Watch out, PC players! Hackers are in the process of searching for your Steam account and using slippery methods to snatch it from you. According to a report from Group- IBa cybersecurity company, malicious actors use a phishing strategy that lures users unwilling to enter their credentials into login pages.
Of course, you might be thinking, “There’s no way I would fall for that!” Although some phishing campaigns use half-baked, disguised, deceptive pages to lure victims, Group-IB claims that the technology in its report, called “browser in browser,” uses legitimate-looking windows that seem indistinguishable from their original method. his peers.
What is a “browser in a browser” phishing attack?
Steam uses a popup for user authentication – not a new tab. As such, hackers take advantage of this by taking offline victims to interact with a popup that mimics Steam’s user interface, but it is of course a trap.
How can they get victims to click on these phony fake popups to start with? Well, many cybercriminals masquerade as League of Legends, DOTA 2, PUBG or Counter-Strike gamers and ask users to join their team. They also offer discount esports tickets, ask users to vote for their favorite teams, and more.
Once a user clicks a button on the “bait web page,” as Group-IB calls it, it fires a data entry form that simulates a legitimate Steam window. It even has an additional Steam Guard window for two-factor authentication (and a fake SSL certificate lock icon).

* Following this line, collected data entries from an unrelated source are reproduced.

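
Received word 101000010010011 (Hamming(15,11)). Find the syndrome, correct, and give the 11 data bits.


Syndrome = 0: no error detected

Data: 10000010011 (no errors)


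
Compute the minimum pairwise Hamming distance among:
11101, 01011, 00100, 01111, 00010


Comparing all pairs, minimum distance: 1
Can detect 0 errors, correct 0 errors

1


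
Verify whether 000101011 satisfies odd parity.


Number of 1s: 4

No, parity error (4 ones)


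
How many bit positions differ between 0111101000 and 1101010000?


XOR: 1010111000
Count of 1s: 5

5


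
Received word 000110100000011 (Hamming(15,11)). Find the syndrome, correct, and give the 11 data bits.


Syndrome = 7: error at position 7

Data: 01000000011 (corrected bit 7)


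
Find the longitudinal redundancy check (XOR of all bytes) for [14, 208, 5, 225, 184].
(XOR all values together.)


XOR chain: 14 ^ 208 ^ 5 ^ 225 ^ 184 = 130

130


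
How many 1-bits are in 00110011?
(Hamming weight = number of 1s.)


Counting 1s in 00110011

4


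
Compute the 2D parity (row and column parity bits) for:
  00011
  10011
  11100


Row parities: 011
Column parities: 01100

Row P: 011, Col P: 01100, Corner: 0


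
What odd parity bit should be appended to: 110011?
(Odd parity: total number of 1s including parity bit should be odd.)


Number of 1s in data: 4
Parity bit: 1

1


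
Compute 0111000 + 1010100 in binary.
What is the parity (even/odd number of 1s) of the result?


0111000 = 56
1010100 = 84
Sum = 140 = 10001100
1s count = 3

odd parity (3 ones in 10001100)


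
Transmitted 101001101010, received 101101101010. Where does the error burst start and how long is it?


XOR: 000100000000

Burst at position 3, length 1


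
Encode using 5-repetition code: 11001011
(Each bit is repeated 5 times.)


Each bit -> 5 copies

1111111111000000000011111000001111111111


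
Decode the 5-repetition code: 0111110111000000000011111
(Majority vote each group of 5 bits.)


Groups: 01111, 10111, 00000, 00000, 11111
Majority votes: 11001

11001


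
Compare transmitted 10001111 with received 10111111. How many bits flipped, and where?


XOR: 00110000

2 error(s) at position(s): 2, 3


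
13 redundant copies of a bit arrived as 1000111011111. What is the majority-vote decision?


Ones: 9 out of 13
Threshold: 7

1 (9/13 voted 1)


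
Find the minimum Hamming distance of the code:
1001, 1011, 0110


Comparing all pairs, minimum distance: 1
Can detect 0 errors, correct 0 errors

1


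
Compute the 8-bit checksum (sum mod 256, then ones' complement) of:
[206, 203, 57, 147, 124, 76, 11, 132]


Sum = 956 mod 256 = 188
Complement = 67

67


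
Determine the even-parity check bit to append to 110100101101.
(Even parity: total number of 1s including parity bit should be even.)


Number of 1s in data: 7
Parity bit: 1

1


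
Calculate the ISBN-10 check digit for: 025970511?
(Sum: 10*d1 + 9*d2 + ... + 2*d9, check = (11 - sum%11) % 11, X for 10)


Weighted sum: 188
188 mod 11 = 1

Check digit: X


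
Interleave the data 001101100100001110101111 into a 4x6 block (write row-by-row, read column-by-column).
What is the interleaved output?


Matrix:
  001101
  100100
  001110
  101111
Read columns: 010100001011111100111001

010100001011111100111001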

“Unlike traditional phishing resources, which open phishing web pages in a new tab (or redirect users to them), this type of resource opens a fake browser window in the same tab to convince users that it is legitimate,” Group-IB said. .
Some scam Steam windows go so far as to warn users that they are linking their account to an outside company, adding an extra layer of fake legitimacy to the phishing scheme.

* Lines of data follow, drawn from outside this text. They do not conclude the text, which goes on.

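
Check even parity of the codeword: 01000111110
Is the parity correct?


Number of 1s: 6

Yes, parity is correct (6 ones)


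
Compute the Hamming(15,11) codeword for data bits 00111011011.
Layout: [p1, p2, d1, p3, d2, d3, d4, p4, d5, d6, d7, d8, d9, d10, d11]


Parity bits: p1=0, p2=1, p3=1, p4=1

010101111011011


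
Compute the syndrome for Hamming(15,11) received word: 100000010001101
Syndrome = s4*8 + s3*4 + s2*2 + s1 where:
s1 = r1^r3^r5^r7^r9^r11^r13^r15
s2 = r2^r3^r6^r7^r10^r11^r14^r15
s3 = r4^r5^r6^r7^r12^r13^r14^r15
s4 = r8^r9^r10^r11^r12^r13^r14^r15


s1=1, s2=1, s3=1, s4=0

Syndrome = 7 (error at position 7)


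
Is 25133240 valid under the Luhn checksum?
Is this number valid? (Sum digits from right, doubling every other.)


Luhn sum = 30
30 mod 10 = 0

Valid (Luhn sum mod 10 = 0)


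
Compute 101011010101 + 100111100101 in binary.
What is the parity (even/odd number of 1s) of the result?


101011010101 = 2773
100111100101 = 2533
Sum = 5306 = 1010010111010
1s count = 7

odd parity (7 ones in 1010010111010)


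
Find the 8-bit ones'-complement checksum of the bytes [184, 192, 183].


Sum = 559 mod 256 = 47
Complement = 208

208


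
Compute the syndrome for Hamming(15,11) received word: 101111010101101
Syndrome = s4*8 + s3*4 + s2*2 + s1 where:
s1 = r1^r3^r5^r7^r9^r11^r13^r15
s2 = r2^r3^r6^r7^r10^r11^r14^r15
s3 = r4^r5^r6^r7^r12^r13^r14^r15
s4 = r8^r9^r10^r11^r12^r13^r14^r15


s1=1, s2=0, s3=0, s4=1

Syndrome = 9 (error at position 9)


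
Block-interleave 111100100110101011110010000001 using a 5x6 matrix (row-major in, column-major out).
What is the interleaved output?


Matrix:
  111100
  100110
  101011
  110010
  000001
Read columns: 111101001010100110000111000101

111101001010100110000111000101


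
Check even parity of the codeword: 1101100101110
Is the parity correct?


Number of 1s: 8

Yes, parity is correct (8 ones)


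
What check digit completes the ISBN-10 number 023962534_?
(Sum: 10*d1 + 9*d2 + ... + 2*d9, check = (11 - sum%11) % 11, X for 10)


Weighted sum: 188
188 mod 11 = 1

Check digit: X


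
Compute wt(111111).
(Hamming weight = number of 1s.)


Counting 1s in 111111

6


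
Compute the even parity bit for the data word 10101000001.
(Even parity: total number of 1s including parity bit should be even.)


Number of 1s in data: 4
Parity bit: 0

0


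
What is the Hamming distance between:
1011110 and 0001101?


XOR: 1010011
Count of 1s: 4

4


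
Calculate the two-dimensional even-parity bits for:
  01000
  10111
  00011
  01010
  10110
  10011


Row parities: 100011
Column parities: 10011

Row P: 100011, Col P: 10011, Corner: 1


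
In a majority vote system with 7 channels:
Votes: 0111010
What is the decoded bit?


Ones: 4 out of 7
Threshold: 4

1 (4/7 voted 1)


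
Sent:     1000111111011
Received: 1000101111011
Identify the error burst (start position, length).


XOR: 0000010000000

Burst at position 5, length 1


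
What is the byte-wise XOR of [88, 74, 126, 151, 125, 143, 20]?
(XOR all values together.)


XOR chain: 88 ^ 74 ^ 126 ^ 151 ^ 125 ^ 143 ^ 20 = 29

29


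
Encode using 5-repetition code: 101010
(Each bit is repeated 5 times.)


Each bit -> 5 copies

111110000011111000001111100000


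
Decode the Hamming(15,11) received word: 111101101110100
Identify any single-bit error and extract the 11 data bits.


Syndrome = 0: no error detected

Data: 10111110100 (no errors)


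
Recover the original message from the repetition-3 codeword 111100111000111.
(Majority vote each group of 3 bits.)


Groups: 111, 100, 111, 000, 111
Majority votes: 10101

10101


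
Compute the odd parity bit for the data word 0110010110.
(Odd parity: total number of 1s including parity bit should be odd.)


Number of 1s in data: 5
Parity bit: 0

0


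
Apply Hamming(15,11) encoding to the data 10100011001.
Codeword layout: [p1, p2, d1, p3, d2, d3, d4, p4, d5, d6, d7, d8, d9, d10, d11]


Parity bits: p1=1, p2=0, p3=1, p4=1

101101010011001


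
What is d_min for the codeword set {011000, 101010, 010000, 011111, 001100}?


Comparing all pairs, minimum distance: 1
Can detect 0 errors, correct 0 errors

1


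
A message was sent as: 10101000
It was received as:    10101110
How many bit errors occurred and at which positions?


XOR: 00000110

2 error(s) at position(s): 5, 6


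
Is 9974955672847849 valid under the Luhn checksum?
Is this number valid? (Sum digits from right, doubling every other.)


Luhn sum = 96
96 mod 10 = 6

Invalid (Luhn sum mod 10 = 6)


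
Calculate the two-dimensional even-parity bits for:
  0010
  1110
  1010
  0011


Row parities: 1100
Column parities: 0101

Row P: 1100, Col P: 0101, Corner: 0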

Oh yeah, those cybercriminals are who – which sneaky. Group-IB said this phishing scheme is only available to select groups. Hacking teams that have access to this phishing group offer phishing services for hire. In other words, cybercriminals are selling access to Steam accounts, and Group IB has reported that some of the pro-player accounts are valued at around $300,000.
How to protect yourself
Group-IB offered a checklist in its report to help Steam users detect a phishing attack in their browser.
1. Check if a new window opens in the taskbar. If not, then the browser window is fake.
2. Try resizing the window. If the window is fake, you will not be able to resize it.
3. Minimize windows. If the window is fake, the Minimize button will close it.
4. Click the SSL Certificate Lock icon. If it is fake, nothing will happen.
5. The address bar in fake windows is not working.
Avoiding this phishing attack is fairly easy. Always be skeptical about unknown users asking you to join their team or make other requests. If the message includes that you clicked on the URL, your suspicions should be heightened. No matter how legitimate or authentic a web page is, refrain from entering your Steam credentials, especially if the link was obtained from a complete stranger.